Carla Olson and the Textones: Detroit ’85 – Live & Unreleased

Carla Olson and the Textones
Detroit '85 - Live & Unreleased
Collectors' Choice
2008-06-10

Guitarist Carla Olson plays a nasty rhythm & blues-based rock ‘n’ roll. It’s the kind of music that evokes smoky juke joints and clanging beer glasses with voices raised to just an inch below an argument. Her songs offer a catharsis in a world gone hard, where friends do you dirty, and the bosses rule with an iron fist. Like that first shot and a beer after work on a payday Friday, it sure feels good going down.

Collectors’ Choice has just put out some live Detroit, 1985, material of Olson with her band, the Textones, that never saw the light of day, and re-released a classic, out-of-print, 1990 live recording from the Roxy Theatre that featured Olson with Mick Taylor.
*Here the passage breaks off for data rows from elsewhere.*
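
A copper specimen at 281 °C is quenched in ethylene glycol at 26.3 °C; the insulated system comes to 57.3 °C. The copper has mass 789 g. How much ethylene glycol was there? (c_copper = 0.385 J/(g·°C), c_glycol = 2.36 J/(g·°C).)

m ≈ 929 g

Taking heat into each body as positive, Σ m c ΔT = 0:
789·0.385·(57.3 − 281) + m·2.36·(57.3 − 26.3) = 0
73.16 m = 67952
m = 67952/73.16 ≈ 928.8 g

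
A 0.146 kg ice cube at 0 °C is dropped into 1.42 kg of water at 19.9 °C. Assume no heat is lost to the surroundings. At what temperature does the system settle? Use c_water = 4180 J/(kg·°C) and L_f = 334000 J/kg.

Setting the total heat transfer to zero:
melt ice: 0.146×334000 = 48764
  meltwater 0→T: 0.146×4180×T = 610.28 T
  water: 5935.6(T − 19.9)
6545.9 T = 118118 − 48764 = 69354
T ≈ 10.60 °C (positive, so assuming full melt was valid).

T_f ≈ 10.6 °C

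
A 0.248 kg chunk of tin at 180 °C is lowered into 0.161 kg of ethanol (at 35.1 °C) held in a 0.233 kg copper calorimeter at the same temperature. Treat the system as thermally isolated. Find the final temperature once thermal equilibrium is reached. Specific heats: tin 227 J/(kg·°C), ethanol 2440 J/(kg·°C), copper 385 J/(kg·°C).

T_f ≈ 50.2 °C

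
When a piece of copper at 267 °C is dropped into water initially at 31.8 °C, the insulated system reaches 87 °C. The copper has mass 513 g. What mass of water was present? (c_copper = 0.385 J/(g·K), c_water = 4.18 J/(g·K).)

m ≈ 154 g

Taking heat into each body as positive, Σ m c ΔT = 0:
513·0.385·(87 − 267) + m·4.18·(87 − 31.8) = 0
230.74 m = 35551
m = 35551/230.74 ≈ 154.1 g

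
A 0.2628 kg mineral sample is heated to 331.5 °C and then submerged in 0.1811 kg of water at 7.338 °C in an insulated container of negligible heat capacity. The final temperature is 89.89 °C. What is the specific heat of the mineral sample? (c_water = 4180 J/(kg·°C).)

c ≈ 984 J/(kg·°C)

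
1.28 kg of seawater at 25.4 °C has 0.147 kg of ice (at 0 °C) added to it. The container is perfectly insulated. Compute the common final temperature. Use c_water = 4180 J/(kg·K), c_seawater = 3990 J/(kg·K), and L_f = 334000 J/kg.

Sum of m c ΔT and latent-heat terms is zero:
fusion: m_ice L_f = 0.147·334000 = 49098
  warm the meltwater: 614.46 T
  seawater: 5107.2(T − 25.4)
5721.7 T = 129723 − 49098 = 80625
T ≈ 14.09 °C. Since T > 0 °C, the all-ice-melts assumption holds.

T_f ≈ 14.1 °C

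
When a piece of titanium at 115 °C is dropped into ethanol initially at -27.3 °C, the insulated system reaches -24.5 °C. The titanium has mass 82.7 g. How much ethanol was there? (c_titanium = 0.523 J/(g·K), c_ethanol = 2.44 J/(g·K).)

Heat lost by the titanium = heat gained by the ethanol:
82.7×0.523×(115 − -24.5) = m×2.44×(-24.5 − (-27.3))
6.832 m = 6033.7  ⇒  m ≈ 883.1 g

m ≈ 883 g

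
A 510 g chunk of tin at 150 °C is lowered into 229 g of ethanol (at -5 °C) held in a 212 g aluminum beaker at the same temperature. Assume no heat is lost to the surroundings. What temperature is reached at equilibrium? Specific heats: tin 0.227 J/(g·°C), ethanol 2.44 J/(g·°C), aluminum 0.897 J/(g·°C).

T_f ≈ 15.8 °C

Net heat exchanged in the isolated system is zero:
510*0.227*(T − 150) + 229*2.44*(T − (-5)) + 212*0.897*(T − (-5)) = 0
864.69 T = 13621
T = 13621 / 864.69 = 15.8 °C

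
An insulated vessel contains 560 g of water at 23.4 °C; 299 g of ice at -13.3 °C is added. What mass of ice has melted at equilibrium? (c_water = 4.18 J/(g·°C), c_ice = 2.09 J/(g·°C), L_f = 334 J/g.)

Heat available from the water dropping to 0 °C: 560×4.18×23.4 = 54775 J.
Warming the ice to 0 °C takes 299×2.09×13.3 = 8311.3 J, leaving 46463 J for melting.
Fully melting the ice requires m_ice L_f = 299×334 = 99866 J.
Since 46463 < 99866 J, not all the ice melts; equilibrium is at 0 °C.
m_melt = 46463 / L_f = 139.1 g.

m_melted ≈ 139 g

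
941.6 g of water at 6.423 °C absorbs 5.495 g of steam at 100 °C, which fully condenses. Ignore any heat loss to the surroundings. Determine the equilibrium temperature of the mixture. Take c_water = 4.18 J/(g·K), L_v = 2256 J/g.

Conservation of energy gives ΣQ = 0:
condense steam: −5.495×2256 = −12397; condensate cools 100→T: 5.495×4.18×(T − 100) = 22.97(T − 100); original water: 3935.9(T − 6.423)
3958.9 T = 12397 + 2296.9 + 25280 = 39974
T ≈ 10.10 °C (< 100 °C, so full condensation is consistent).

T_f ≈ 10.1 °C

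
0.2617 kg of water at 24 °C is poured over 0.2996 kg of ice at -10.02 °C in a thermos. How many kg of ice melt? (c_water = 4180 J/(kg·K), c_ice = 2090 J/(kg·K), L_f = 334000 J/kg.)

Heat available from the water dropping to 0 °C: 0.2617×4180×24 = 26254 J.
Of that, 0.2996×2090×10.02 = 6274.2 J goes to bring the ice to 0 °C, leaving 19980 J.
To melt every bit of ice: 0.2996×334000 = 100066 J.
19980 J < 100066 J, so only part of the ice melts and the system sits at 0 °C.
m_melted×334000 = 19980  ⇒  m_melted ≈ 0.05982 kg.

m_melted ≈ 0.0598 kg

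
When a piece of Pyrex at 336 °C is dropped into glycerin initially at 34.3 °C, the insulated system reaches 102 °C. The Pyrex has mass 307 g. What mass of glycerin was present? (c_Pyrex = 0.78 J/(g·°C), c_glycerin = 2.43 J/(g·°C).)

m ≈ 341 g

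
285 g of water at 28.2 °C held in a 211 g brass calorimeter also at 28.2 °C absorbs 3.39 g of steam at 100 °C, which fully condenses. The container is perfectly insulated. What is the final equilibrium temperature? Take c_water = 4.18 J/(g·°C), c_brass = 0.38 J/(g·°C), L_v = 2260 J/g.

T_f ≈ 35.0 °C

Taking heat into each body as positive, Σ m c ΔT = 0:
steam→water at 100 °C releases m L_v = 3.39×2260 = 7661.4; condensate cools 100→T: 3.39×4.18×(T − 100) = 14.17(T − 100); original water: 1191.3(T − 28.2); cup: 80.18(T − 28.2)
1285.7 T = 7661.4 + 1417 + 35856 = 44934
T ≈ 34.95 °C, under the boiling point, so the assumption holds.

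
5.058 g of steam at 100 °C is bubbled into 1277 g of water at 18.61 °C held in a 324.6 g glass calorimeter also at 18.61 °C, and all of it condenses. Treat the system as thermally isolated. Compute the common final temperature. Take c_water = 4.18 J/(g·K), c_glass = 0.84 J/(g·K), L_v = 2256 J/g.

Let T be the final temperature. ΣQ_i = 0:
steam→water at 100 °C releases m L_v = 5.058·2256 = 11411
  condensed water 100 °C→T: 21.14(T − 100)
  original water: 5337.9(T − 18.61)
  cup: 272.66(T − 18.61)
5631.7 T = 11411 + 2114.2 + 104412 = 117937
T ≈ 20.94 °C — below 100 °C, confirming all the steam condensed.

T_f ≈ 20.9 °C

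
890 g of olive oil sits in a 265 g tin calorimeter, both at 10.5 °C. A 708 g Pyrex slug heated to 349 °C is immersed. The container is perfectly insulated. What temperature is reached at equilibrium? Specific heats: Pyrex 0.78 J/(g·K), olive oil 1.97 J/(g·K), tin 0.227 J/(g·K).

With ΣQ=0 the equilibrium temperature is the m·c-weighted mean:
T_f = (552.24·349 + 1753.3·10.5 + 60.16·10.5) / (552.24 + 1753.3 + 60.16)
    = 211773 / 2365.7 ≈ 89.52 °C

T_f ≈ 89.5 °C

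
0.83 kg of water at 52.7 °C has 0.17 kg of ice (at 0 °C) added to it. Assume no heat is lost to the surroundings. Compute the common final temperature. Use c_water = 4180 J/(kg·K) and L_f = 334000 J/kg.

T_f ≈ 30.2 °C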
It includes a bonus disc of 13 studio recordings, some of which were never previously issued. Together, these albums reveal Olson’s hard-working efforts to turn a live show into a working class carnival of sound. The songs seem wrung with sweat.

The Olson and the Textones record comes off a bit too much like a faux Bruce Springsteen and the E Street Band, mostly due to the constant intrusion of Tom Morgan Jr.’s Clarence Clemmons-style sax solos. This live show occurred less than a year after Springsteen’s Born to Run hit the charts, and dwells in its shadow. This is a shame. Olson has a strong, husky voice that battles to be heard above the din. She plays her axe with soulful abandon. But the song selections are a bit spotty, including a by-the-numbers blue collar ode, “Hands of the Working Man”, and a generic version of John Fogarty’s “Rockin’ All Over the World” that Olson growls out more than sings.

The record does have its highpoints as well. Olson appeared in Bob Dylan’s music video “Sweetheart Like You”, and he gave her the tune “Clean Cut Kid”. She sings, “They took a clean cut kid / And made a killer out of him / That’s what they did”, with a wicked sneer. Olson also offers up a sultry take on Clarence Carter’s classic tribute to underhanded behavior, “Slip Away”. You can feel the physical need in both her voice and her axe.

This disc was originally recorded for a radio program (“Westwood One”) to promote Olson’s debut album, Midnight Mission. Most of the cuts here are from that disc. The live versions don’t really improve on the originals, and Olson and the band never really seem to connect to the audience as much as they seem to just play for themselves.

The opposite is true of the Olson/Taylor live disc. Maybe it’s simply a matter of experience and confidence — it is five years later — or maybe it’s just the luck of the draw. Whatever the reason, there’s a real chemistry between the performers and the crowd on Too Hot for Snakes that really energizes the music. From the first notes, it doesn’t seem that Olson and Taylor are trying hard so much as playing hard. The results kick butt!

Taylor’s probably most famous for his guitar work with the Rolling Stones during the late ’60/early ’70s on great records like Let it Bleed, Sticky Fingers, and Exile on Main Street. Olson and Taylor redo some of his efforts with the Stones, including live 7-minute versions of “Sway” and “Silver Train” and an 11-minute-plus studio cover of “Winter”. Needless to say, the guitar interplay on these songs smoke. Ian McLagan’s rollicking piano assistance only adds to the Stones effect, and provides a lush background for the two guitarists to jam in front of. The music just simmers and soars.

The other songs on the Olson/Taylor live disc are either Olson or Taylor originals, with a few tasty blues morsels thrown in, like Jesse Sublett’s “Who Put the Sting on the Honeybee” and Mississippi Fred McDowell’s “You Gotta Move”. All the compositions allow these players to show their chops.

The studio songs for the bonus disc were cherry picked for their excellence. Most of the best tracks were written or co-written by Olson, and show how much she improved as a writer since her debut disc. Cuts like “Justice” and “Reap the Whirlwind” convey an Old Testament imagery used for good effect, and show the harshness of contemporary life to a soundtrack that just rumbles by like freight cars on a fast track. Olson and Taylor trade licks on all the tunes as if they were connected at the soul.

All three disc showcase Olson’s talent as a singer and player. She’s still making music, but these albums indicate that her past efforts should not be lost or forgotten.